Дремучий медведь – очень опасный зверь. Он ходит-бродит и только и мечтает кого-нибудь съесть! Вот и пастушонок Петя с телятами чуть было не попались такому злому медведю на зуб. Но птицы и звери, зная Петину доброту и хороший нрав, помогли ему одолеть медведя…В книгу вошли сказки К. Паустовского «Дремучий медведь» и «Теплый хлеб», с иллюстрациями Анатолия Сазонова.


Клад

В книге рассказывается история главного героя, который сталкивается с различными проблемами и препятствиями на протяжении всего своего путешествия. По пути он встречает множество второстепенных персонажей, которые играют важные роли в истории.
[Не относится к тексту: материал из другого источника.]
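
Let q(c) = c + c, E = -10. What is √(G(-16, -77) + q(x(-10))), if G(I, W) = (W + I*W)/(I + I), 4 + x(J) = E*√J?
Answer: √(-2822 - 1280*I*√10)/8 ≈ 4.0623 - 7.7844*I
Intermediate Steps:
x(J) = -4 - 10*√J
G(I, W) = (W + I*W)/(2*I) (G(I, W) = (W + I*W)/((2*I)) = (W + I*W)*(1/(2*I)) = (W + I*W)/(2*I))
q(c) = 2*c
√(G(-16, -77) + q(x(-10))) = √((½)*(-77)*(1 - 16)/(-16) + 2*(-4 - 10*I*√10)) = √((½)*(-77)*(-1/16)*(-15) + 2*(-4 - 10*I*√10)) = √(-1155/32 + 2*(-4 - 10*I*√10)) = √(-1155/32 + (-8 - 20*I*√10)) = √(-1411/32 - 20*I*√10)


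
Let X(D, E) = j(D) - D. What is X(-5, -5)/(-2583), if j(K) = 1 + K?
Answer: -1/2583 ≈ -0.00038715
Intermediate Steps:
X(D, E) = 1 (X(D, E) = (1 + D) - D = 1)
X(-5, -5)/(-2583) = 1/(-2583) = -1/2583*1 = -1/2583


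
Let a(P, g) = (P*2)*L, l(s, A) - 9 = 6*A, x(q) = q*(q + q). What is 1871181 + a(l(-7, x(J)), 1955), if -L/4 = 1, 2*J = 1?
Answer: 1871085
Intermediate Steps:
J = ½ (J = (½)*1 = ½ ≈ 0.50000)
L = -4 (L = -4*1 = -4)
x(q) = 2*q² (x(q) = q*(2*q) = 2*q²)
l(s, A) = 9 + 6*A
a(P, g) = -8*P (a(P, g) = (P*2)*(-4) = (2*P)*(-4) = -8*P)
1871181 + a(l(-7, x(J)), 1955) = 1871181 - 8*(9 + 6*(2*(½)²)) = 1871181 - 8*(9 + 6*(2*(¼))) = 1871181 - 8*(9 + 6*(½)) = 1871181 - 8*(9 + 3) = 1871181 - 8*12 = 1871181 - 96 = 1871085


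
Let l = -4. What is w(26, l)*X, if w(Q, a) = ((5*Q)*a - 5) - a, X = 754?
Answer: -392834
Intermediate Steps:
w(Q, a) = -5 - a + 5*Q*a (w(Q, a) = (5*Q*a - 5) - a = (-5 + 5*Q*a) - a = -5 - a + 5*Q*a)
w(26, l)*X = (-5 - 1*(-4) + 5*26*(-4))*754 = (-5 + 4 - 520)*754 = -521*754 = -392834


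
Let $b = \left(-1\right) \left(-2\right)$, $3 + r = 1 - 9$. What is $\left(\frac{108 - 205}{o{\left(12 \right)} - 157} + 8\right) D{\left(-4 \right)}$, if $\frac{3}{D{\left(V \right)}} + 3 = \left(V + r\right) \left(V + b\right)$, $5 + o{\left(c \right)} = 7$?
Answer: $\frac{1337}{1395} \approx 0.95842$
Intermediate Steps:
$o{\left(c \right)} = 2$ ($o{\left(c \right)} = -5 + 7 = 2$)
$r = -11$ ($r = -3 + \left(1 - 9\right) = -3 - 8 = -11$)
$b = 2$
$D{\left(V \right)} = \frac{3}{-3 + \left(-11 + V\right) \left(2 + V\right)}$ ($D{\left(V \right)} = \frac{3}{-3 + \left(V - 11\right) \left(V + 2\right)} = \frac{3}{-3 + \left(-11 + V\right) \left(2 + V\right)}$)
$\left(\frac{108 - 205}{o{\left(12 \right)} - 157} + 8\right) D{\left(-4 \right)} = \left(\frac{108 - 205}{2 - 157} + 8\right) \frac{3}{-25 + \left(-4\right)^{2} - -36} = \left(- \frac{97}{-155} + 8\right) \frac{3}{-25 + 16 + 36} = \left(\left(-97\right) \left(- \frac{1}{155}\right) + 8\right) \frac{3}{27} = \left(\frac{97}{155} + 8\right) 3 \cdot \frac{1}{27} = \frac{1337}{155} \cdot \frac{1}{9} = \frac{1337}{1395}$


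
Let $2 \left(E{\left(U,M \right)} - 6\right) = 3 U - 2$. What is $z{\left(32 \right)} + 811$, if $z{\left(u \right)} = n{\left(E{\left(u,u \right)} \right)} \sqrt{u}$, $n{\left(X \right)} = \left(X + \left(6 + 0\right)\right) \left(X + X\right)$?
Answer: $811 + 25016 \sqrt{2} \approx 36189.0$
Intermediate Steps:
$E{\left(U,M \right)} = 5 + \frac{3 U}{2}$ ($E{\left(U,M \right)} = 6 + \frac{3 U - 2}{2} = 6 + \frac{-2 + 3 U}{2} = 6 + \left(-1 + \frac{3 U}{2}\right) = 5 + \frac{3 U}{2}$)
$n{\left(X \right)} = 2 X \left(6 + X\right)$ ($n{\left(X \right)} = \left(X + 6\right) 2 X = \left(6 + X\right) 2 X = 2 X \left(6 + X\right)$)
$z{\left(u \right)} = 2 \sqrt{u} \left(5 + \frac{3 u}{2}\right) \left(11 + \frac{3 u}{2}\right)$ ($z{\left(u \right)} = 2 \left(5 + \frac{3 u}{2}\right) \left(6 + \left(5 + \frac{3 u}{2}\right)\right) \sqrt{u} = 2 \left(5 + \frac{3 u}{2}\right) \left(11 + \frac{3 u}{2}\right) \sqrt{u} = 2 \sqrt{u} \left(5 + \frac{3 u}{2}\right) \left(11 + \frac{3 u}{2}\right)$)
$z{\left(32 \right)} + 811 = \frac{\sqrt{32} \left(10 + 3 \cdot 32\right) \left(22 + 3 \cdot 32\right)}{2} + 811 = \frac{4 \sqrt{2} \left(10 + 96\right) \left(22 + 96\right)}{2} + 811 = \frac{1}{2} \cdot 4 \sqrt{2} \cdot 106 \cdot 118 + 811 = 25016 \sqrt{2} + 811 = 811 + 25016 \sqrt{2}$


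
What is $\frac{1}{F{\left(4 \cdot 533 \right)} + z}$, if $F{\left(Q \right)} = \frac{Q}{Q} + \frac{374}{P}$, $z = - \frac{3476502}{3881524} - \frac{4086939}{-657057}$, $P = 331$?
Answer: $\frac{140696102070218}{1048794212026937} \approx 0.13415$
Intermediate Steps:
$z = \frac{2263215306737}{425063752478}$ ($z = \left(-3476502\right) \frac{1}{3881524} - - \frac{1362313}{219019} = - \frac{1738251}{1940762} + \frac{1362313}{219019} = \frac{2263215306737}{425063752478} \approx 5.3244$)
$F{\left(Q \right)} = \frac{705}{331}$ ($F{\left(Q \right)} = \frac{Q}{Q} + \frac{374}{331} = 1 + 374 \cdot \frac{1}{331} = 1 + \frac{374}{331} = \frac{705}{331}$)
$\frac{1}{F{\left(4 \cdot 533 \right)} + z} = \frac{1}{\frac{705}{331} + \frac{2263215306737}{425063752478}} = \frac{1}{\frac{1048794212026937}{140696102070218}} = \frac{140696102070218}{1048794212026937}$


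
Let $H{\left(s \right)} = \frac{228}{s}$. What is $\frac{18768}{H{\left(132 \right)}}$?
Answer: $\frac{206448}{19} \approx 10866.0$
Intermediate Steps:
$\frac{18768}{H{\left(132 \right)}} = \frac{18768}{228 \cdot \frac{1}{132}} = \frac{18768}{\frac{19}{11}} = 18768 \cdot \frac{11}{19} = \frac{206448}{19}$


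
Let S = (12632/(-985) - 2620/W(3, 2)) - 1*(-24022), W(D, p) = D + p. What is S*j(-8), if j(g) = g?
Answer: -185063184/985 ≈ -1.8788e+5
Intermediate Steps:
S = 23132898/985 (S = (12632/(-985) - 2620/(3 + 2)) - 1*(-24022) = (12632*(-1/985) - 2620/5) + 24022 = (-12632/985 - 2620*⅕) + 24022 = (-12632/985 - 524) + 24022 = -528772/985 + 24022 = 23132898/985 ≈ 23485.)
S*j(-8) = (23132898/985)*(-8) = -185063184/985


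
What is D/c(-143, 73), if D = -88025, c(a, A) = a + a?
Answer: 88025/286 ≈ 307.78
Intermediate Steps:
c(a, A) = 2*a
D/c(-143, 73) = -88025/(2*(-143)) = -88025/(-286) = -88025*(-1/286) = 88025/286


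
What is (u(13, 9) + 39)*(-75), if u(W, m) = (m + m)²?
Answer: -27225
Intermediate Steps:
u(W, m) = 4*m² (u(W, m) = (2*m)² = 4*m²)
(u(13, 9) + 39)*(-75) = (4*9² + 39)*(-75) = (4*81 + 39)*(-75) = (324 + 39)*(-75) = 363*(-75) = -27225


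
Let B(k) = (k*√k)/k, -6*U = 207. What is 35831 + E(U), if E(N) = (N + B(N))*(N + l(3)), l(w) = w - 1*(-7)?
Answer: 146705/4 - 49*I*√138/4 ≈ 36676.0 - 143.91*I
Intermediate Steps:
U = -69/2 (U = -⅙*207 = -69/2 ≈ -34.500)
l(w) = 7 + w (l(w) = w + 7 = 7 + w)
B(k) = √k (B(k) = k^(3/2)/k = √k)
E(N) = (10 + N)*(N + √N) (E(N) = (N + √N)*(N + (7 + 3)) = (N + √N)*(N + 10) = (N + √N)*(10 + N) = (10 + N)*(N + √N))
35831 + E(U) = 35831 + ((-69/2)² + (-69/2)^(3/2) + 10*(-69/2) + 10*√(-69/2)) = 35831 + (4761/4 - 69*I*√138/4 - 345 + 10*(I*√138/2)) = 35831 + (4761/4 - 69*I*√138/4 - 345 + 5*I*√138) = 35831 + (3381/4 - 49*I*√138/4) = 146705/4 - 49*I*√138/4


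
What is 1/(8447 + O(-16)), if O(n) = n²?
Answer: 1/8703 ≈ 0.00011490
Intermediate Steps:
1/(8447 + O(-16)) = 1/(8447 + (-16)²) = 1/(8447 + 256) = 1/8703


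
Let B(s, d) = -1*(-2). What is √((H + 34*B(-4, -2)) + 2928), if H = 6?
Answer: √3002 ≈ 54.791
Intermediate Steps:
B(s, d) = 2
√((H + 34*B(-4, -2)) + 2928) = √((6 + 34*2) + 2928) = √((6 + 68) + 2928) = √(74 + 2928) = √3002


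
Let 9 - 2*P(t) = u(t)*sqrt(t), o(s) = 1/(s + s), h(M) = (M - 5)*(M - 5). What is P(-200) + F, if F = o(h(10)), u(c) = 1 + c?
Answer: 113/25 + 995*I*sqrt(2) ≈ 4.52 + 1407.1*I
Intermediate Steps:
h(M) = (-5 + M)**2 (h(M) = (-5 + M)*(-5 + M) = (-5 + M)**2)
o(s) = 1/(2*s)
F = 1/50 (F = 1/(2*((-5 + 10)**2)) = 1/(2*(5**2)) = (1/2)/25 = (1/2)*(1/25) = 1/50 ≈ 0.020000)
P(t) = 9/2 - sqrt(t)*(1 + t)/2 (P(t) = 9/2 - (1 + t)*sqrt(t)/2 = 9/2 - sqrt(t)*(1 + t)/2)
P(-200) + F = (9/2 - sqrt(-200)*(1 - 200)/2) + 1/50 = (9/2 - 1/2*10*I*sqrt(2)*(-199)) + 1/50 = (9/2 + 995*I*sqrt(2)) + 1/50 = 113/25 + 995*I*sqrt(2)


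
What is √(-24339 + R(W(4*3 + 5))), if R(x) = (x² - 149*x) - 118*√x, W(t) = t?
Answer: √(-26583 - 118*√17) ≈ 164.53*I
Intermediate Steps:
R(x) = x² - 149*x - 118*√x
√(-24339 + R(W(4*3 + 5))) = √(-24339 + ((4*3 + 5)² - 149*(4*3 + 5) - 118*√(4*3 + 5))) = √(-24339 + ((12 + 5)² - 149*(12 + 5) - 118*√(12 + 5))) = √(-24339 + (17² - 149*17 - 118*√17)) = √(-24339 + (289 - 2533 - 118*√17)) = √(-24339 + (-2244 - 118*√17)) = √(-26583 - 118*√17)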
Благодаря опыту главного героя книга исследует такие темы, как любовь, потеря, надежда и стойкость. По мере того, как главный герой преодолевает свои трудности, он усваивает ценные уроки жизни и растет как личность.


Рекомендуем почитать
Белая птица

В романе «Белая птица» автор обращается ко времени первых предвоенных пятилеток. Именно тогда, в тридцатые годы, складывался и закалялся характер советского человека, рожденного новым общественным строем, создавались нормы новой, социалистической морали. В центре романа две семьи, связанные немирной дружбой, — инженера авиации Георгия Карачаева и рабочего Федора Шумакова, драматическая любовь Георгия и его жены Анны, возмужание детей — Сережи Карачаева и Маши Шумаковой. Исследуя характеры своих героев, автор воссоздает обстановку тех незабываемых лет, борьбу за новое поколение тружеников и солдат, которые не отделяли своих судеб от судеб человечества, судьбы революции.


У Дона Великого

Повесть «У Дона Великого» — оригинальное авторское осмысление Куликовской битвы и предшествующих ей событий. Московский князь Дмитрий Иванович, воевода Боброк-Волынский, боярин Бренк, хан Мамай и его окружение, а также простые люди — воин-смерд Ерема, его невеста Алена, ордынские воины Ахмат и Турсун — показаны в сложном переплетении их судеб и неповторимости характеров.


Те дни и ночи, те рассветы...

Книгу известного советского писателя Виктора Тельпугова составили рассказы о Владимире Ильиче Ленине. В них нашли свое отражение предреволюционный и послеоктябрьский периоды деятельности вождя.


Корчма на Брагинке

Почти неизвестный рассказ Паустовского. Орфография оригинального текста сохранена. Рисунки Адриана Михайловича Ермолаева.


Лавина

Роман М. Милякова (уже известного читателю по роману «Именины») можно назвать психологическим детективом. Альпинистский высокогорный лагерь. Четверка отважных совершает восхождение. Главные герои — Сергей Невраев, мужественный, благородный человек, и его антипод и соперник Жора Бардошин. Обстоятельства, в которые попадают герои, подвергают их серьезным испытаниям. В ретроспекции автор раскрывает историю взаимоотношений, обстоятельства жизни действующих лиц, заставляет задуматься над категориями добра и зла, любви и ненависти.


Сердце-озеро

В основу произведений (сказы, легенды, поэмы, сказки) легли поэтические предания, бытующие на Южном Урале. Интерес поэтессы к фольклору вызван горячей, патриотической любовью к родному уральскому краю, его истории, природе. «Партизанская быль», «Сказание о незакатной заре», поэма «Трубач с Магнит-горы» и цикл стихов, основанные на современном материале, показывают преемственность героев легендарного прошлого и поколений людей, строящих социалистическое общество. Сборник адресован юношеству.